Consistent Hashing Design and Techniques

Consistent Hashing is one of the very important concept in the field of system designing. Consistent hashing is used mainly in load balancers, key-value store etc.

Lets suppose You have to create a Load Balancer for your WebApp. I presume you know what is a load balancer.

One way is to distribute the load one by one on each server as the request comes. The problem in this approach is that if the server was storing some information in its cache or session then the cache or the session would become irrelevant if the same reqeust for that client goes to another server.
The another way is to assign reqeusts to the servers based on the below function server_number = hash_function(request_key) % total_server
It has a drawback. If a new server is added or removed then there would a flood of cache misses.
The solution for the above problem is Consistent Hashing.
In consistent hashing only k/n keys will be affected if a node is added or removed. Here k is number of keys and n is number of slots (you can say number of machines as for now).
Chooses any hash function, lets say we choose SHA-1. In this case there are 2^160 hash spaces available.
Join the first slot and the last slot and it forms a ring. Using that hash function we map servers based on their IP Addresses (or machine names) onto the ring.
We use the same hash function to map request keys to the slots.
When we have to find the server related to a particular key, then first we find the hash of that key. After that we move forward in the ring untill we found the hash of a server in that ring. That server will be the server for that key.
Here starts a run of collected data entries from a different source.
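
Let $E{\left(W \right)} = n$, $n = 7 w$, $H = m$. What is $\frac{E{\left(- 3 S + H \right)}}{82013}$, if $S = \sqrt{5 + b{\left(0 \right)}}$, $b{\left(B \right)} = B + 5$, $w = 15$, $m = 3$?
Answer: $\frac{105}{82013} \approx 0.0012803$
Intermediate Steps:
$H = 3$
$b{\left(B \right)} = 5 + B$
$S = \sqrt{10}$ ($S = \sqrt{5 + \left(5 + 0\right)} = \sqrt{5 + 5} = \sqrt{10} \approx 3.1623$)
$n = 105$ ($n = 7 \cdot 15 = 105$)
$E{\left(W \right)} = 105$
$\frac{E{\left(- 3 S + H \right)}}{82013} = \frac{105}{82013}$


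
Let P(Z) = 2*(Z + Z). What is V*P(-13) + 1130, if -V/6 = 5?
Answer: 2690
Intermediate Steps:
V = -30 (V = -6*5 = -30)
P(Z) = 4*Z (P(Z) = 2*(2*Z) = 4*Z)
V*P(-13) + 1130 = -120*(-13) + 1130 = -30*(-52) + 1130 = 1560 + 1130 = 2690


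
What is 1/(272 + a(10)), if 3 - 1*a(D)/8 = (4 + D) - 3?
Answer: 1/208 ≈ 0.0048077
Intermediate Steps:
a(D) = 16 - 8*D (a(D) = 24 - 8*((4 + D) - 3) = 24 - 8*(1 + D) = 24 + (-8 - 8*D) = 16 - 8*D)
1/(272 + a(10)) = 1/(272 + (16 - 8*10)) = 1/(272 + (16 - 80)) = 1/(272 - 64) = 1/208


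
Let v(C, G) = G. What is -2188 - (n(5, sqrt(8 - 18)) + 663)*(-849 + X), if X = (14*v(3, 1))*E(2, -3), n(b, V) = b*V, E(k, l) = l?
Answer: 588545 + 4455*I*sqrt(10) ≈ 5.8855e+5 + 14088.0*I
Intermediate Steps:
n(b, V) = V*b
X = -42 (X = (14*1)*(-3) = 14*(-3) = -42)
-2188 - (n(5, sqrt(8 - 18)) + 663)*(-849 + X) = -2188 - (sqrt(8 - 18)*5 + 663)*(-849 - 42) = -2188 - (sqrt(-10)*5 + 663)*(-891) = -2188 - ((I*sqrt(10))*5 + 663)*(-891) = -2188 - (5*I*sqrt(10) + 663)*(-891) = -2188 - (663 + 5*I*sqrt(10))*(-891) = -2188 - (-590733 - 4455*I*sqrt(10)) = -2188 + (590733 + 4455*I*sqrt(10)) = 588545 + 4455*I*sqrt(10)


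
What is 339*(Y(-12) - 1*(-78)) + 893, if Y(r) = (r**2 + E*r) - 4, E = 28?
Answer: -39109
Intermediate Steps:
Y(r) = -4 + r**2 + 28*r (Y(r) = (r**2 + 28*r) - 4 = -4 + r**2 + 28*r)
339*(Y(-12) - 1*(-78)) + 893 = 339*((-4 + (-12)**2 + 28*(-12)) - 1*(-78)) + 893 = 339*((-4 + 144 - 336) + 78) + 893 = 339*(-196 + 78) + 893 = 339*(-118) + 893 = -40002 + 893 = -39109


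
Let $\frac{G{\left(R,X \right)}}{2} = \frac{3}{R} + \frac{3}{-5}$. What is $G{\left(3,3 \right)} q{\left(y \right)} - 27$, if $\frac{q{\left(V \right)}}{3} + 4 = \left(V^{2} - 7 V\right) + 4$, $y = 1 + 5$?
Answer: $- \frac{207}{5} \approx -41.4$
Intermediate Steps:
$G{\left(R,X \right)} = - \frac{6}{5} + \frac{6}{R}$ ($G{\left(R,X \right)} = 2 \left(\frac{3}{R} + \frac{3}{-5}\right) = 2 \left(\frac{3}{R} + 3 \left(- \frac{1}{5}\right)\right) = 2 \left(\frac{3}{R} - \frac{3}{5}\right) = 2 \left(- \frac{3}{5} + \frac{3}{R}\right) = - \frac{6}{5} + \frac{6}{R}$)
$y = 6$
$q{\left(V \right)} = - 21 V + 3 V^{2}$ ($q{\left(V \right)} = -12 + 3 \left(\left(V^{2} - 7 V\right) + 4\right) = -12 + 3 \left(4 + V^{2} - 7 V\right) = -12 + \left(12 - 21 V + 3 V^{2}\right) = - 21 V + 3 V^{2}$)
$G{\left(3,3 \right)} q{\left(y \right)} - 27 = \left(- \frac{6}{5} + \frac{6}{3}\right) 3 \cdot 6 \left(-7 + 6\right) - 27 = \left(- \frac{6}{5} + 6 \cdot \frac{1}{3}\right) 3 \cdot 6 \left(-1\right) - 27 = \left(- \frac{6}{5} + 2\right) \left(-18\right) - 27 = \frac{4}{5} \left(-18\right) - 27 = - \frac{72}{5} - 27 = - \frac{207}{5}$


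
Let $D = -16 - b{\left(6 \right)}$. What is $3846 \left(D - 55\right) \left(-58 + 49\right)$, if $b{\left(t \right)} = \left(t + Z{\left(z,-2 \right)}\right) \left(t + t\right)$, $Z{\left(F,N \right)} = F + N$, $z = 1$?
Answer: $4534434$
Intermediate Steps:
$b{\left(t \right)} = 2 t \left(-1 + t\right)$ ($b{\left(t \right)} = \left(t + \left(1 - 2\right)\right) \left(t + t\right) = \left(t - 1\right) 2 t = \left(-1 + t\right) 2 t = 2 t \left(-1 + t\right)$)
$D = -76$ ($D = -16 - 2 \cdot 6 \left(-1 + 6\right) = -16 - 2 \cdot 6 \cdot 5 = -16 - 60 = -76$)
$3846 \left(D - 55\right) \left(-58 + 49\right) = 3846 \left(-76 - 55\right) \left(-58 + 49\right) = 3846 \left(\left(-131\right) \left(-9\right)\right) = 3846 \cdot 1179 = 4534434$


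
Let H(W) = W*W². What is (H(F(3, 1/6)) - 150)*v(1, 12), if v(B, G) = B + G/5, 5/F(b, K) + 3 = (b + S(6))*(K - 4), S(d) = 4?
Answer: -2925114690/5735339 ≈ -510.02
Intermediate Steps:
F(b, K) = 5/(-3 + (-4 + K)*(4 + b)) (F(b, K) = 5/(-3 + (b + 4)*(K - 4)) = 5/(-3 + (4 + b)*(-4 + K)) = 5/(-3 + (-4 + K)*(4 + b)))
H(W) = W³
v(B, G) = B + G/5 (v(B, G) = B + G*(⅕) = B + G/5)
(H(F(3, 1/6)) - 150)*v(1, 12) = ((5/(-19 - 4*3 + 4/6 + 3/6))³ - 150)*(1 + (⅕)*12) = ((5/(-19 - 12 + 4*(⅙) + (⅙)*3))³ - 150)*(1 + 12/5) = ((5/(-19 - 12 + ⅔ + ½))³ - 150)*(17/5) = ((5/(-179/6))³ - 150)*(17/5) = ((5*(-6/179))³ - 150)*(17/5) = ((-30/179)³ - 150)*(17/5) = (-27000/5735339 - 150)*(17/5) = -860327850/5735339*17/5 = -2925114690/5735339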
There are two drawbacks of this appoach. The first one is in case when a server is dropped then the whole load comes to its next server. The second drawback is it doesnot guarantee same loading in all servers.
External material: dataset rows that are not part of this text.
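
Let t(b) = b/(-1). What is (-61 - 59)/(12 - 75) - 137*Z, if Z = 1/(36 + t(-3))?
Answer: -439/273 ≈ -1.6081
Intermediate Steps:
t(b) = -b (t(b) = b*(-1) = -b)
Z = 1/39 (Z = 1/(36 - 1*(-3)) = 1/(36 + 3) = 1/39 ≈ 0.025641)
(-61 - 59)/(12 - 75) - 137*Z = (-61 - 59)/(12 - 75) - 137*1/39 = -120/(-63) - 137/39 = -120*(-1/63) - 137/39 = 40/21 - 137/39 = -439/273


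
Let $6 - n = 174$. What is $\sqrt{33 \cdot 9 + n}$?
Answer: $\sqrt{129} \approx 11.358$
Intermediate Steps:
$n = -168$ ($n = 6 - 174 = -168$)
$\sqrt{33 \cdot 9 + n} = \sqrt{33 \cdot 9 - 168} = \sqrt{297 - 168} = \sqrt{129}$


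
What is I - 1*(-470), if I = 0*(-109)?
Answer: 470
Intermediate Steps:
I = 0
I - 1*(-470) = 0 - 1*(-470) = 0 + 470 = 470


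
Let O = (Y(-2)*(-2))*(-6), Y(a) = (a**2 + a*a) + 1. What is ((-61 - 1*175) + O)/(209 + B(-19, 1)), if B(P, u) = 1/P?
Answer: -1216/1985 ≈ -0.61259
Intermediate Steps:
Y(a) = 1 + 2*a**2 (Y(a) = (a**2 + a**2) + 1 = 2*a**2 + 1 = 1 + 2*a**2)
O = 108 (O = ((1 + 2*(-2)**2)*(-2))*(-6) = ((1 + 2*4)*(-2))*(-6) = ((1 + 8)*(-2))*(-6) = (9*(-2))*(-6) = -18*(-6) = 108)
((-61 - 1*175) + O)/(209 + B(-19, 1)) = ((-61 - 1*175) + 108)/(209 + 1/(-19)) = ((-61 - 175) + 108)/(209 - 1/19) = (-236 + 108)/(3970/19) = -128*19/3970 = -1216/1985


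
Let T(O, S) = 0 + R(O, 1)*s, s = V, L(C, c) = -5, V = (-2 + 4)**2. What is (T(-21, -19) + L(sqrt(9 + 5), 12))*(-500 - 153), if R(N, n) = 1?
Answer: 653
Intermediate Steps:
V = 4 (V = 2**2 = 4)
s = 4
T(O, S) = 4 (T(O, S) = 0 + 1*4 = 0 + 4 = 4)
(T(-21, -19) + L(sqrt(9 + 5), 12))*(-500 - 153) = (4 - 5)*(-500 - 153) = -1*(-653) = 653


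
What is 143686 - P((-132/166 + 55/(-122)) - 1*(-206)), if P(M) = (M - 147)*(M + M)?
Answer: 6153961045505/51267938 ≈ 1.2004e+5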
To counter these two problem there is a technique called Virtual Nodes.
A virtual node is actually a real node. Each server is represented by multiple virtual nodes on the ring. Lets say there are 10 servers and each server has 10 virtual nodes. So in this case in the hash ring, 100 nodes are distributes. Therefore it then removes the problem of load partiality.
To find the server related to a particular key, we will calculate hash of that key and from that hash we’ll move forward in clockwise untill a virtual node comes up in that ring.